DETROIT — Ian Solomon is bringing diversity to outdoor spaces. He's the head of Amplify Outside, which aims to claim a space and a place in a national conversation.
“You know, the narrative is that Black folks aren’t outside, don’t enjoy it, don’t have access to it. But we are out here,” Solomon said.
According to one study, White Americans make up 72% of outdoor participants while they are 59% of the U.S. population. They make up nearly 80% of employees at national parks. And where white Americans are overrepresented, communities of color are underrepresented.
“When we first started, we launched a survey, and it was all about asking, ‘What’s your interest in the outdoors? What keeps you from getting out there?’ But one of the things that was said as far as what’s the hesitancy so often was racism,” Solomon said.
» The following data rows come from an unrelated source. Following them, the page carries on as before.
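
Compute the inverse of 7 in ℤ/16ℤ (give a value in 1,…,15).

7

16 = 2·7 + 2
7 = 3·2 + 1
2 = 2·1 + 0
Back-substituting gives 7·7 ≡ 1 (mod 16).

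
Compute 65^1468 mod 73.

8

Successive squares of 65 mod 73: 65^1≡65, 65^2≡64, 65^4≡8, 65^8≡64, 65^16≡8, 65^32≡64, 65^64≡8, 65^128≡64, 65^256≡8, 65^512≡64, 65^1024≡8.
1468 = 4 + 8 + 16 + 32 + 128 + 256 + 1024, so 65^1468 ≡ 8·64·8·64·64·8·8 ≡ 8 (mod 73).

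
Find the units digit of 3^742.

9

The units digit of 3^n cycles with period 4: 3, 9, 7, 1, …
742 mod 4 = 2, so the last digit matches 3^2 = 9.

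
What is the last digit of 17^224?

1

The units digit of 17^n cycles with period 4: 7, 9, 3, 1, …
224 mod 4 = 0, so the last digit matches 7^4 = 1.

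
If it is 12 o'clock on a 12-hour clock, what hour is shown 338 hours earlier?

10

Dividing 338 by 12 gives quotient 28 and remainder 2.
12 − 2 → 10 on a 12-hour dial.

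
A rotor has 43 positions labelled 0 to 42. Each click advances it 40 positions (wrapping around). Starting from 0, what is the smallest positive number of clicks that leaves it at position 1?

43 = 1·40 + 3
40 = 13·3 + 1
3 = 3·1 + 0
Back-substituting gives 40·14 ≡ 1 (mod 43).

14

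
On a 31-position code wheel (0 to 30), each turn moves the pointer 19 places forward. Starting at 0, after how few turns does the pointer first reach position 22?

19⁻¹ ≡ 18 (mod 31) because 19·18 = 342 = 11·31 + 1.
Multiplying both sides by 18: x ≡ 18·22 = 396 ≡ 24 (mod 31).

24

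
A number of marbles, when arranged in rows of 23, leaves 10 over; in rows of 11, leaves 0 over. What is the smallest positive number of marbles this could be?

x ≡ 0 (mod 11) gives x ∈ {0, 11, 22, 33}.
The first of these with x mod 23 = 10 is 33.

33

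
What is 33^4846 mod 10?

9

The units digit of 33^n cycles with period 4: 3, 9, 7, 1, …
4846 mod 4 = 2, so the last digit matches 3^2 = 9.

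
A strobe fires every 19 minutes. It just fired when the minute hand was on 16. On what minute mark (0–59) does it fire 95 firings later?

95·19 = 1805.
1805 = 30·60 + 5, so 1805 mod 60 = 5.
(16 + 5) mod 60 = 21.

21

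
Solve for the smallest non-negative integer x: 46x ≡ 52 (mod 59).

55

The inverse of 46 mod 59 is 9 (since 46·9 = 414 ≡ 1).
Multiplying both sides by 9: x ≡ 9·52 = 468 ≡ 55 (mod 59).
Check: 46·55 = 2530 = 42·59 + 52.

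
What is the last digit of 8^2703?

2

Last digits of 8^n: 8, 4, 2, 6 (period 4).
2703 leaves remainder 3 on division by 4, so 8^2703 ends in 2.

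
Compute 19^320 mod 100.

Successive squares of 19 mod 100: 19^1≡19, 19^2≡61, 19^4≡21, 19^8≡41, 19^16≡81, 19^32≡61, 19^64≡21, 19^128≡41, 19^256≡81.
Since 320 = 64 + 256 in binary, 19^320 ≡ 21·81 ≡ 1 (mod 100).

1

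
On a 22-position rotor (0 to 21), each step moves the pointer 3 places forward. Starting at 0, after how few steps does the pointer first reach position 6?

3⁻¹ ≡ 15 (mod 22) because 3·15 = 45 = 2·22 + 1.
Multiplying both sides by 15: x ≡ 15·6 = 90 ≡ 2 (mod 22).
Check: 3·2 = 6 = 0·22 + 6.

2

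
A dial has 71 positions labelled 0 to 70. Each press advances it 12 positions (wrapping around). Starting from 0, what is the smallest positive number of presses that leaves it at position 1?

6

71 = 5·12 + 11
12 = 1·11 + 1
11 = 11·1 + 0
Back-substituting gives 12·6 ≡ 1 (mod 71).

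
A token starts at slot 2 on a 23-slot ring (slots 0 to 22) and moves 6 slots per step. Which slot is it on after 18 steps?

18·6 = 108.
Dividing 108 by 23 gives quotient 4 and remainder 16.
(2 + 16) mod 23 = 18.

18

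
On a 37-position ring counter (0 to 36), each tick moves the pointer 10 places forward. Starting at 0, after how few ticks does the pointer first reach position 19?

13

The inverse of 10 mod 37 is 26 (since 10·26 = 260 ≡ 1).
So x ≡ 26·19 = 494 ≡ 13 (mod 37).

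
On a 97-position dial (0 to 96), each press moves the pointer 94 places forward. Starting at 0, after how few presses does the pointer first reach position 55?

14

The inverse of 94 mod 97 is 32 (since 94·32 = 3008 ≡ 1).
Multiplying both sides by 32: x ≡ 32·55 = 1760 ≡ 14 (mod 97).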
In Solomon’s survey, 85% of Black Michiganders said they were “very interested” in outdoor recreation. But less than 30% said they were “very experienced.” Barely 30% found it “very accessible.” And nearly two-thirds said their willingness to try was hindered by racism.
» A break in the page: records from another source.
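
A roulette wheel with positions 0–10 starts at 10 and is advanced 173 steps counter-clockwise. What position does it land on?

173 mod 11 = 8 (since 15·11 = 165).
(10 − 8) mod 11 = 2.

2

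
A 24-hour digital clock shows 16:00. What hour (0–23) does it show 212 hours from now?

12

212 mod 24 = 20 (since 8·24 = 192).
(16 + 20) mod 24 = 12.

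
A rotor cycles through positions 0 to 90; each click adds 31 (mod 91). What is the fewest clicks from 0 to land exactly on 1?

47

31·47 = 1457 = 16·91 + 1, so 31⁻¹ ≡ 47 (mod 91).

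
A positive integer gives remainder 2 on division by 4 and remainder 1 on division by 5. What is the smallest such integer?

x ≡ 2 (mod 4) gives x ∈ {2, 6}.
The first of these with x mod 5 = 1 is 6.

6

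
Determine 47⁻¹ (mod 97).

47·64 = 3008 = 31·97 + 1, so 47⁻¹ ≡ 64 (mod 97).

64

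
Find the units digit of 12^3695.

The units digit of 12^n cycles with period 4: 2, 4, 8, 6, …
3695 mod 4 = 3, so the last digit matches 2^3 = 8.

8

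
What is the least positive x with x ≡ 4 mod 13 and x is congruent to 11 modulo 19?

30

Since 19·11 ≡ 1 (mod 13), take x = 11 + 19·((4−11)·11 mod 13) = 11 + 19·1 = 30.
Check: 30 mod 13 = 4, 30 mod 19 = 11.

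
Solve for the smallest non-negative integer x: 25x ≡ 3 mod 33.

12

25⁻¹ ≡ 4 (mod 33) because 25·4 = 100 = 3·33 + 1.
So x ≡ 4·3 = 12 ≡ 12 (mod 33).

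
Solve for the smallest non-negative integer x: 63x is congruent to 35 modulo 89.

50

The inverse of 63 mod 89 is 65 (since 63·65 = 4095 ≡ 1).
Multiplying both sides by 65: x ≡ 65·35 = 2275 ≡ 50 (mod 89).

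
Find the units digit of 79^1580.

1

Powers of 9 mod 10 repeat with period 2: 9, 1.
1580 leaves remainder 0 on division by 2, so 79^1580 ends in 1.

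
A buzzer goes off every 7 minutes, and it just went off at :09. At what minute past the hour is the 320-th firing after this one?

29

320·7 = 2240.
2240 = 37·60 + 20, so 2240 mod 60 = 20.
(9 + 20) mod 60 = 29.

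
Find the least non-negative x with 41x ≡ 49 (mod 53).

41⁻¹ ≡ 22 (mod 53) because 41·22 = 902 = 17·53 + 1.
Multiplying both sides by 22: x ≡ 22·49 = 1078 ≡ 18 (mod 53).
Check: 41·18 = 738 = 13·53 + 49.

18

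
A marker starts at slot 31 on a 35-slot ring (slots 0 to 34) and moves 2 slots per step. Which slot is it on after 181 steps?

8

181·2 = 362.
362 = 10·35 + 12, so 362 mod 35 = 12.
(31 + 12) mod 35 = 8.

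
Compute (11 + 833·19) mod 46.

14

833·19 = 15827.
15827 = 344·46 + 3, so 15827 mod 46 = 3.
(11 + 3) mod 46 = 14.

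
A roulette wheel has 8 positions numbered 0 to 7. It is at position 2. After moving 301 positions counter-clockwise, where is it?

5

301 − 37·8 = 5, so 301 ≡ 5 (mod 8).
(2 − 5) mod 8 = 5.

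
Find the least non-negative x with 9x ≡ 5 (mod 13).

2

The inverse of 9 mod 13 is 3 (since 9·3 = 27 ≡ 1).
Multiplying both sides by 3: x ≡ 3·5 = 15 ≡ 2 (mod 13).
Check: 9·2 = 18 = 1·13 + 5.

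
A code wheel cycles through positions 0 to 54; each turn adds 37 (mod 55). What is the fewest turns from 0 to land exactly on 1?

3

37·3 = 111 = 2·55 + 1, so 37⁻¹ ≡ 3 (mod 55).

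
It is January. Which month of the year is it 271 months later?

Dividing 271 by 12 gives quotient 22 and remainder 7.
January + 7 months → August.

August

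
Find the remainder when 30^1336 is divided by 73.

8

Successive squares of 30 mod 73: 30^1≡30, 30^2≡24, 30^4≡65, 30^8≡64, 30^16≡8, 30^32≡64, 30^64≡8, 30^128≡64, 30^256≡8, 30^512≡64, 30^1024≡8.
Since 1336 = 8 + 16 + 32 + 256 + 1024 in binary, 30^1336 ≡ 64·8·64·8·8 ≡ 8 (mod 73).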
“It’s really about the unknown. That’s why people are fearful. So how do we demystify the experience?” Solomon added.
He uses his platforms to reach his people like, Will Garner.
“Being outside is where you really come to be free," he said. "It just feels like you can breathe easier out here.”
In Congress, there are several bipartisan bills that promise new investments in outdoor recreation. One specifically focuses on urban and low-income areas. It's unclear whether any of the bills will reach the president's desk.
In the meantime, Solomon will continue on his own quest to spread the message that the outdoors is for everyone.
“It shows, like, ‘Hey, we’re not all talk. We are actually out here, and this is a space for us. Like, we have the right to this space, to this land, to this enjoyment,’” Solomon said.